A guest post from my mummy.
Dear Bella, I’m writing this open letter to you from A&E. I’m sorry that you can’t see me right now but I’m in so much pain that it’s not a good idea. You see today was the day my lung collapsed.
So, how did it happen? Who knows… just bad luck. An initial trip to my GP the Monday rung alarm bells in my head. I couldn’t breath properly and had a crazy pain in my shoulder. Almost like a panic attack I shrugged it off as stress a week before our holiday. I was sent on my way with an inhaler and hopes that the pain was fleeting.
However as the days passed a pain in my chest developed, tightness and shortness of breath. I couldn’t even walk up a flight of stairs without feeling light-headed and fighting to catch my breath. Deep down I knew something wasn’t right.
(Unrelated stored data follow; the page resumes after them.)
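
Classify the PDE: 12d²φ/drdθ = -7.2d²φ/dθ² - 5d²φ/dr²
Rewriting in standard form: 5d²φ/dr² + 12d²φ/drdθ + 7.2d²φ/dθ² = 0. A = 5, B = 12, C = 7.2. Discriminant B² - 4AC = 0. Since 0 = 0, parabolic.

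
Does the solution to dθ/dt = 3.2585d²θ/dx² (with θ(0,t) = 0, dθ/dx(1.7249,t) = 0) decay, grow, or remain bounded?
θ → 0. Heat escapes through the Dirichlet boundary.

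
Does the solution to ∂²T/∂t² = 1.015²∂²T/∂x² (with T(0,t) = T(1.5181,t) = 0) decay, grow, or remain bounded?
T oscillates (no decay). Energy is conserved; the solution oscillates indefinitely as standing waves.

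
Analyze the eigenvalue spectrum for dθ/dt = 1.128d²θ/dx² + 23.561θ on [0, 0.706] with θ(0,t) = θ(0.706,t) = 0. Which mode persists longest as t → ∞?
Eigenvalues: λₙ = 1.128n²π²/0.706² - 23.561.
First three modes:
  n=1: λ₁ = 1.128π²/0.706² - 23.561 ≈ -1.225
  n=2: λ₂ = 4.512π²/0.706² - 23.561 ≈ 65.782
  n=3: λ₃ = 10.152π²/0.706² - 23.561 ≈ 177.46
Since 1.128π²/0.706² ≈ 22.336 < 23.561, λ₁ < 0.
The n=1 mode grows fastest (−λₙ is largest for n=1) → dominates.
Asymptotic: θ ~ c₁ sin(πx/0.706) e^{1.225t} (exponential growth at rate −λ₁ ≈ 1.225).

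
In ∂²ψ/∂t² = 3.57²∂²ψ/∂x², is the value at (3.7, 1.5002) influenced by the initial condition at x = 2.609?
Yes. The domain of dependence is [-1.655714, 9.055714], and 2.609 ∈ [-1.655714, 9.055714].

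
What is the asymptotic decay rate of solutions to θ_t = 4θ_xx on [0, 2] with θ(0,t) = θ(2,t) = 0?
Eigenvalues: λₙ = 4n²π²/2².
First three modes:
  n=1: λ₁ = 4π²/2² ≈ 9.87
  n=2: λ₂ = 16π²/2² ≈ 39.478 (4× faster decay)
  n=3: λ₃ = 36π²/2² ≈ 88.826 (9× faster decay)
As t → ∞, higher modes decay exponentially faster. The n=1 mode dominates: θ ~ c₁ sin(πx/2) e^{-λ₁t}.
Decay rate: λ₁ = 4π²/2² ≈ 9.87.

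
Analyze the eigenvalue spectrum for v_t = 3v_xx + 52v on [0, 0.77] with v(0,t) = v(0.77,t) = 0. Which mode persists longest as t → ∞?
Eigenvalues: λₙ = 3n²π²/0.77² - 52.
First three modes:
  n=1: λ₁ = 3π²/0.77² - 52 ≈ -2.061
  n=2: λ₂ = 12π²/0.77² - 52 ≈ 147.756
  n=3: λ₃ = 27π²/0.77² - 52 ≈ 397.451
Since 3π²/0.77² ≈ 49.939 < 52, λ₁ < 0.
The n=1 mode grows fastest (−λₙ is largest for n=1) → dominates.
Asymptotic: v ~ c₁ sin(πx/0.77) e^{2.061t} (exponential growth at rate −λ₁ ≈ 2.061).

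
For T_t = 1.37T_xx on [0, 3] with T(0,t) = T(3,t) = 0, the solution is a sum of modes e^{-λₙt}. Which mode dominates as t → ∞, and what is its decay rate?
Eigenvalues: λₙ = 1.37n²π²/3².
First three modes:
  n=1: λ₁ = 1.37π²/3² ≈ 1.502
  n=2: λ₂ = 5.48π²/3² ≈ 6.009 (4× faster decay)
  n=3: λ₃ = 12.33π²/3² ≈ 13.521 (9× faster decay)
As t → ∞, higher modes decay exponentially faster. The n=1 mode dominates: T ~ c₁ sin(πx/3) e^{-λ₁t}.
Decay rate: λ₁ = 1.37π²/3² ≈ 1.502.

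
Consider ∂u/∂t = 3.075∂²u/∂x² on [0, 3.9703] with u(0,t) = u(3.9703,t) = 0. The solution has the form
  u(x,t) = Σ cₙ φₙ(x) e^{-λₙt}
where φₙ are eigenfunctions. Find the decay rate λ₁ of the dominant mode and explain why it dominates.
Eigenvalues: λₙ = 3.075n²π²/3.9703².
First three modes:
  n=1: λ₁ = 3.075π²/3.9703² ≈ 1.925
  n=2: λ₂ = 12.3π²/3.9703² ≈ 7.701 (4× faster decay)
  n=3: λ₃ = 27.675π²/3.9703² ≈ 17.328 (9× faster decay)
As t → ∞, higher modes decay exponentially faster. The n=1 mode dominates: u ~ c₁ sin(πx/3.9703) e^{-λ₁t}.
Decay rate: λ₁ = 3.075π²/3.9703² ≈ 1.925.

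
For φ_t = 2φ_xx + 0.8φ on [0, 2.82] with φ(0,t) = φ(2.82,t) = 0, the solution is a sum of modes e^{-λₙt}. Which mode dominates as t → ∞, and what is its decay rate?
Eigenvalues: λₙ = 2n²π²/2.82² - 0.8.
First three modes:
  n=1: λ₁ = 2π²/2.82² - 0.8 ≈ 1.682
  n=2: λ₂ = 8π²/2.82² - 0.8 ≈ 9.129
  n=3: λ₃ = 18π²/2.82² - 0.8 ≈ 21.54
Since 2π²/2.82² ≈ 2.482 > 0.8, all λₙ > 0.
The n=1 mode decays slowest → dominates as t → ∞.
Asymptotic: φ ~ c₁ sin(πx/2.82) e^{-λ₁t} with decay rate λ₁ ≈ 1.682.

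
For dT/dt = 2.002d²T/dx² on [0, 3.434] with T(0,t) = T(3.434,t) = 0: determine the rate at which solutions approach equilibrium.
Eigenvalues: λₙ = 2.002n²π²/3.434².
First three modes:
  n=1: λ₁ = 2.002π²/3.434² ≈ 1.676
  n=2: λ₂ = 8.008π²/3.434² ≈ 6.702 (4× faster decay)
  n=3: λ₃ = 18.018π²/3.434² ≈ 15.08 (9× faster decay)
As t → ∞, higher modes decay exponentially faster. The n=1 mode dominates: T ~ c₁ sin(πx/3.434) e^{-λ₁t}.
Decay rate: λ₁ = 2.002π²/3.434² ≈ 1.676.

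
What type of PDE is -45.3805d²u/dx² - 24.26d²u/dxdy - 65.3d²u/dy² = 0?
With A = -45.3805, B = -24.26, C = -65.3, the discriminant is -11264.839. This is an elliptic PDE.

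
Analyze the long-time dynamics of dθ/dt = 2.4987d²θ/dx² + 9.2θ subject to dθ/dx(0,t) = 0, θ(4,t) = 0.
Long-time behavior: θ grows unboundedly. Reaction dominates diffusion (r=9.2 > κπ²/(4L²)≈0.39); solution grows exponentially.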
I couldn’t sleep on my right side, crackling in my throat kept me awake and I was too uncomfortable to breathe. However I still went to work like a trooper thinking it was my muscles playing up as they often do in my back.
It all came to ahead on Friday March 3rd, 5 days before our holiday. Going into work and putting on a brave face on I knew something was wrong. I booked an emergency appointment with the GP based on my gut feeling that this pain was new. However after a quick evaluation the GP armed me with a prescription of antibiotics and steroids I felt relived that a chest infection could be determined and cured. Our holiday plan was still gleaming on the horizon.
How wrong I was.
This was the night my dream of Mexico collapsed. I was told to go to hospital by my GP to confirm the infection on a chest X-ray but instead it revealed something much more sinister. The radiographer even joked how ‘long’ my lungs were saying the X-ray dept would be in contact in a week if anything showed abnormal. Driving to nursery 20 mins later I got the call. The call to come back to hospital where a consultant would be waiting for me at A&E. It put the fear of god into me. The hospital wanted me back as a matter of urgency, something showed up on the x-ray and no-one would tell me what was wrong. Not the poor lad that took my vitals and asked probing question, who put my catheter in and wheeled me into resuscitation on my own.
The nurses and staff looked at me in disbelief as I walked into theatre, I was chatting away and joking. I looked healthy, apart from my laboured breaths and pain in my shoulder you’d never had guessed my right lung had shrunk to the size of my fist. 75% smaller than it should be.
A crude drawing displayed a healthy lung on the right and my lung on the left. How was I coping, walking, talking so well, they couldn’t tell me. All they could tell me was that I was extremely lucky I didn’t board that plane for Mexico.
Because if I had I may not be here to tell you this story. I had a large primary pneumothorax, an abnormal collection of air in the pleural space that causes an uncoupling of the lung from the chest wall and the air needed to be removed from the pleural space so that my lung could expand again. Later in the night a chest tube was placed between my ribs into the space around the lungs to help drain the air and allow the lung to re-expand. I slept with the chest tube protruding out of my ribs on a busy ward. It’s only been 24hrs since the diagnosis so fingers crossed I’m on the mend. I’m a 36yr old, healthy non-smoker with long lungs.
So even though I’m extremely sad, gutted, disappointed to not be joining you, my family, my Isabella – I get to see another day, take another breath.